The man accused of shooting an acquaintance at a West End apartment over a $20 debt will not face the death penalty if convicted of first-degree murder.
Cambria County Assistant District Attorney Tamara Bernstein said that after reviewing the case of Lemmel Dashawn Myers, charged in the shooting death of Leslie “Bill” Schetrompf, none of the elements needed for the death penalty were present.
“There are 18 aggravating factors and circumstances in this case. We could not find any of those 18 factors,” Bernstein told Cambria County Judge Linda Fleming. “Therefore, the commonwealth will not be seeking the death penalty.”
Police allege that on July 24, Myers shot Schetrompf inside an apartment complex at 153 Fairfield Ave. after the victim and his girlfriend came to collect a $20 debt.
Allegations are that Myers, charged with criminal homicide, aggravated assault and related charges, shot Schetrompf in the leg then fled.
The victim’s girlfriend, Melissa Veldez, testified at a September preliminary hearing that she parked the car they were traveling in at the back of the apartment building and Schetrompf walked down the alley to the front door.
She soon heard a popping noise then saw Schetrompf staggering back toward the car with blood clearly visible.
He climbed into the passenger side of the car and lost consciousness.
But before doing so, he told Veldez that “Mel,” a nickname for Myers, had shot him.
An ambulance arrived and took Schetrompf to Memorial Medical Center, where he spent three days in intensive care before dying of exsanguination – massive blood loss.
An autopsy showed that Schetrompf had cocaine in his system, according to Cambria County Chief Deputy Coroner Jeffrey Lees.

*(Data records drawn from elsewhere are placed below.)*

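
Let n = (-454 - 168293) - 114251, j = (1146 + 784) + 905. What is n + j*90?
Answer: -27848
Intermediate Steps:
j = 2835 (j = 1930 + 905 = 2835)
n = -282998 (n = -168747 - 114251 = -282998)
n + j*90 = -282998 + 2835*90 = -282998 + 255150 = -27848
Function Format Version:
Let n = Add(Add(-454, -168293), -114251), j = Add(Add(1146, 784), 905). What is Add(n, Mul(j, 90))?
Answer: -27848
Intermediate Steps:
j = 2835 (j = Add(1930, 905) = 2835)
n = -282998 (n = Add(-168747, -114251) = -282998)
Add(n, Mul(j, 90)) = Add(-282998, Mul(2835, 90)) = Add(-282998, 255150) = -27848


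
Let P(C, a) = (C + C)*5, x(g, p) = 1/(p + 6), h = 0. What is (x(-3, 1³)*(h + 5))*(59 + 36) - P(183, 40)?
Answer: -12335/7 ≈ -1762.1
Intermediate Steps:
x(g, p) = 1/(6 + p)
P(C, a) = 10*C (P(C, a) = (2*C)*5 = 10*C)
(x(-3, 1³)*(h + 5))*(59 + 36) - P(183, 40) = ((0 + 5)/(6 + 1³))*(59 + 36) - 10*183 = (5/(6 + 1))*95 - 1*1830 = (5/7)*95 - 1830 = 475/7 - 1830 = -12335/7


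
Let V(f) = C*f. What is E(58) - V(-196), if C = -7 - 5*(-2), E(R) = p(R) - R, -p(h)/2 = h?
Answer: 414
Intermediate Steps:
p(h) = -2*h
E(R) = -3*R (E(R) = -2*R - R = -3*R)
C = 3 (C = -7 + 10 = 3)
V(f) = 3*f
E(58) - V(-196) = -3*58 - 3*(-196) = -174 - 1*(-588) = -174 + 588 = 414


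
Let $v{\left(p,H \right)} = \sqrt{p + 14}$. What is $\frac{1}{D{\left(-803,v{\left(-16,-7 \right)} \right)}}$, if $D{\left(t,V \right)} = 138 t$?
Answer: $- \frac{1}{110814} \approx -9.0241 \cdot 10^{-6}$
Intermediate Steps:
$v{\left(p,H \right)} = \sqrt{14 + p}$
$\frac{1}{D{\left(-803,v{\left(-16,-7 \right)} \right)}} = \frac{1}{138 \left(-803\right)} = \frac{1}{-110814} = - \frac{1}{110814}$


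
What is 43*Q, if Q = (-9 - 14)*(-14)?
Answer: 13846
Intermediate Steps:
Q = 322 (Q = -23*(-14) = 322)
43*Q = 43*322 = 13846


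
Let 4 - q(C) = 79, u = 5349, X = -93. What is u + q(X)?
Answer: 5274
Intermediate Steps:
q(C) = -75 (q(C) = 4 - 1*79 = 4 - 79 = -75)
u + q(X) = 5349 - 75 = 5274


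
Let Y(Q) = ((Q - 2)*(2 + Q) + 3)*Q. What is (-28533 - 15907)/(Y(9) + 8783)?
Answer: -44440/9503 ≈ -4.6764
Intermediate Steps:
Y(Q) = Q*(3 + (-2 + Q)*(2 + Q)) (Y(Q) = ((-2 + Q)*(2 + Q) + 3)*Q = (3 + (-2 + Q)*(2 + Q))*Q = Q*(3 + (-2 + Q)*(2 + Q)))
(-28533 - 15907)/(Y(9) + 8783) = (-28533 - 15907)/((9³ - 1*9) + 8783) = -44440/((729 - 9) + 8783) = -44440/(720 + 8783) = -44440/9503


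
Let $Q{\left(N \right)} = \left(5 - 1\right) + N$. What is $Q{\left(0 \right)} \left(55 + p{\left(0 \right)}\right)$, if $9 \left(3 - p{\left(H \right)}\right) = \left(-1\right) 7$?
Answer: $\frac{2116}{9} \approx 235.11$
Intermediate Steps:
$Q{\left(N \right)} = 4 + N$
$p{\left(H \right)} = \frac{34}{9}$ ($p{\left(H \right)} = 3 - \frac{\left(-1\right) 7}{9} = 3 - - \frac{7}{9} = 3 + \frac{7}{9} = \frac{34}{9}$)
$Q{\left(0 \right)} \left(55 + p{\left(0 \right)}\right) = \left(4 + 0\right) \left(55 + \frac{34}{9}\right) = 4 \cdot \frac{529}{9} = \frac{2116}{9}$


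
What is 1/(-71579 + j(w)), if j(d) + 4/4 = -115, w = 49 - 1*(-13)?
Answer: -1/71695 ≈ -1.3948e-5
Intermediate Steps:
w = 62 (w = 49 + 13 = 62)
j(d) = -116 (j(d) = -1 - 115 = -116)
1/(-71579 + j(w)) = 1/(-71579 - 116) = 1/(-71695) = -1/71695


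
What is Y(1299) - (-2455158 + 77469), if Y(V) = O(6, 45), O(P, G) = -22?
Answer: 2377667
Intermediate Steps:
Y(V) = -22
Y(1299) - (-2455158 + 77469) = -22 - (-2455158 + 77469) = -22 - 1*(-2377689) = -22 + 2377689 = 2377667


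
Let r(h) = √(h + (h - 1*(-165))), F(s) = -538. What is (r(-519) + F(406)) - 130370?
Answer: -130908 + 3*I*√97 ≈ -1.3091e+5 + 29.547*I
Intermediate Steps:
r(h) = √(165 + 2*h) (r(h) = √(h + (h + 165)) = √(h + (165 + h)) = √(165 + 2*h))
(r(-519) + F(406)) - 130370 = (√(165 + 2*(-519)) - 538) - 130370 = (√(165 - 1038) - 538) - 130370 = (√(-873) - 538) - 130370 = (3*I*√97 - 538) - 130370 = (-538 + 3*I*√97) - 130370 = -130908 + 3*I*√97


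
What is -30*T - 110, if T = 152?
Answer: -4670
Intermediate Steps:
-30*T - 110 = -30*152 - 110 = -4560 - 110 = -4670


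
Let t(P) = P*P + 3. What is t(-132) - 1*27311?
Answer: -9884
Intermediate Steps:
t(P) = 3 + P² (t(P) = P² + 3 = 3 + P²)
t(-132) - 1*27311 = (3 + (-132)²) - 1*27311 = (3 + 17424) - 27311 = 17427 - 27311 = -9884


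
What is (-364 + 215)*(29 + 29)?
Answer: -8642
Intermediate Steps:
(-364 + 215)*(29 + 29) = -149*58 = -8642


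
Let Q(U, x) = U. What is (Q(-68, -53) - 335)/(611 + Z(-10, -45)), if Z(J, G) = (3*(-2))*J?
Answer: -403/671 ≈ -0.60060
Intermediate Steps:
Z(J, G) = -6*J
(Q(-68, -53) - 335)/(611 + Z(-10, -45)) = (-68 - 335)/(611 - 6*(-10)) = -403/(611 + 60) = -403/671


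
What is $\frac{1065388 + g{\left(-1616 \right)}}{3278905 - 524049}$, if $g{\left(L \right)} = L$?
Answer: $\frac{265943}{688714} \approx 0.38614$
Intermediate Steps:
$\frac{1065388 + g{\left(-1616 \right)}}{3278905 - 524049} = \frac{1065388 - 1616}{3278905 - 524049} = \frac{1063772}{2754856} = 1063772 \cdot \frac{1}{2754856} = \frac{265943}{688714}$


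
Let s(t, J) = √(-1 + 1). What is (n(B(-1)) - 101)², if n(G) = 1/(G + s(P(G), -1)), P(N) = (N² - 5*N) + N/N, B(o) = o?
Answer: 10404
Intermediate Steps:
P(N) = 1 + N² - 5*N (P(N) = (N² - 5*N) + 1 = 1 + N² - 5*N)
s(t, J) = 0 (s(t, J) = √0 = 0)
n(G) = 1/G (n(G) = 1/(G + 0) = 1/G)
(n(B(-1)) - 101)² = (1/(-1) - 101)² = (-1 - 101)² = (-102)² = 10404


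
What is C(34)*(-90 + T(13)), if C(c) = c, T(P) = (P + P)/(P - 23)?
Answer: -15742/5 ≈ -3148.4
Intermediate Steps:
T(P) = 2*P/(-23 + P) (T(P) = (2*P)/(-23 + P) = 2*P/(-23 + P))
C(34)*(-90 + T(13)) = 34*(-90 + 2*13/(-23 + 13)) = 34*(-90 + 2*13/(-10)) = 34*(-90 + 2*13*(-1/10)) = 34*(-90 - 13/5) = 34*(-463/5) = -15742/5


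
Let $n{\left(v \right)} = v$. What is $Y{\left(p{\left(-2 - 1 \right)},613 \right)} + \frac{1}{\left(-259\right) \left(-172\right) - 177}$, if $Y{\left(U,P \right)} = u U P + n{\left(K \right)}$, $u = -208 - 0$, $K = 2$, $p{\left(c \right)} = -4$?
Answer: $\frac{22630008679}{44371} \approx 5.1002 \cdot 10^{5}$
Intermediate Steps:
$u = -208$ ($u = -208 + 0 = -208$)
$Y{\left(U,P \right)} = 2 - 208 P U$ ($Y{\left(U,P \right)} = - 208 U P + 2 = - 208 P U + 2 = 2 - 208 P U$)
$Y{\left(p{\left(-2 - 1 \right)},613 \right)} + \frac{1}{\left(-259\right) \left(-172\right) - 177} = \left(2 - 127504 \left(-4\right)\right) + \frac{1}{\left(-259\right) \left(-172\right) - 177} = \left(2 + 510016\right) + \frac{1}{44548 - 177} = 510018 + \frac{1}{44371} = \frac{22630008679}{44371}$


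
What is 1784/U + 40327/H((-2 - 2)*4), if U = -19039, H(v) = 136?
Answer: 767543129/2589304 ≈ 296.43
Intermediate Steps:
1784/U + 40327/H((-2 - 2)*4) = 1784/(-19039) + 40327/136 = 1784*(-1/19039) + 40327*(1/136) = -1784/19039 + 40327/136 = 767543129/2589304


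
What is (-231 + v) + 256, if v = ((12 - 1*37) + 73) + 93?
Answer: 166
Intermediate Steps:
v = 141 (v = ((12 - 37) + 73) + 93 = (-25 + 73) + 93 = 48 + 93 = 141)
(-231 + v) + 256 = (-231 + 141) + 256 = -90 + 256 = 166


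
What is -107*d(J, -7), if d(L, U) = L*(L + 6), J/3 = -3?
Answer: -2889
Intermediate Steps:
J = -9 (J = 3*(-3) = -9)
d(L, U) = L*(6 + L)
-107*d(J, -7) = -(-963)*(6 - 9) = -(-963)*(-3) = -107*27 = -2889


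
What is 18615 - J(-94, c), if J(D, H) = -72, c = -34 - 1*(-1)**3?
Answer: 18687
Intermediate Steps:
c = -33 (c = -34 - 1*(-1) = -34 + 1 = -33)
18615 - J(-94, c) = 18615 - 1*(-72) = 18615 + 72 = 18687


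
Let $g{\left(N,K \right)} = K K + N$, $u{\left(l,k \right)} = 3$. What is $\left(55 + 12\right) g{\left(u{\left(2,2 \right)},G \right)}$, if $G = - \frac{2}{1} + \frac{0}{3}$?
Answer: $469$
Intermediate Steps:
$G = -2$ ($G = \left(-2\right) 1 + 0 \cdot \frac{1}{3} = -2 + 0 = -2$)
$g{\left(N,K \right)} = N + K^{2}$ ($g{\left(N,K \right)} = K^{2} + N = N + K^{2}$)
$\left(55 + 12\right) g{\left(u{\left(2,2 \right)},G \right)} = \left(55 + 12\right) \left(3 + \left(-2\right)^{2}\right) = 67 \left(3 + 4\right) = 67 \cdot 7 = 469$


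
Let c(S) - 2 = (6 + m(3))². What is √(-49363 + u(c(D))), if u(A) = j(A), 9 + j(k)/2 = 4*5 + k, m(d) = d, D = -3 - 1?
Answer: 5*I*√1967 ≈ 221.75*I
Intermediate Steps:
D = -4
j(k) = 22 + 2*k (j(k) = -18 + 2*(4*5 + k) = -18 + 2*(20 + k) = -18 + (40 + 2*k) = 22 + 2*k)
c(S) = 83 (c(S) = 2 + (6 + 3)² = 2 + 9² = 2 + 81 = 83)
u(A) = 22 + 2*A
√(-49363 + u(c(D))) = √(-49363 + (22 + 2*83)) = √(-49363 + (22 + 166)) = √(-49363 + 188) = √(-49175) = 5*I*√1967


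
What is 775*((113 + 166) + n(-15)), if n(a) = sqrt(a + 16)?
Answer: 217000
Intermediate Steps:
n(a) = sqrt(16 + a)
775*((113 + 166) + n(-15)) = 775*((113 + 166) + sqrt(16 - 15)) = 775*(279 + sqrt(1)) = 775*(279 + 1) = 775*280 = 217000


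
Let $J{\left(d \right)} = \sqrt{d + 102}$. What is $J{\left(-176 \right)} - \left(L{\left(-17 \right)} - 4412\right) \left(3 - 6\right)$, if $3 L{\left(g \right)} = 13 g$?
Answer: $-13457 + i \sqrt{74} \approx -13457.0 + 8.6023 i$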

Indications at the preliminary hearing are that Myers’ attorneys, George Bills and Arnold Bernard of Pittsburgh, may attempt to show in trial that their client was defending himself from the victim.
Schetrompf allegedly threatened Myers with a machete, according to testimony in September.
Fleming outlined for Myers on Tuesday the pretrial and discovery process, in which the prosecution must turn over to the defense information it plans to use at trial.
Bernstein said that much of the information already has been turned over to the defense. She is waiting for a few additional items including the 911 call made after the shooting.
Schetrompf was 37 and lived in the Roxbury section of the city.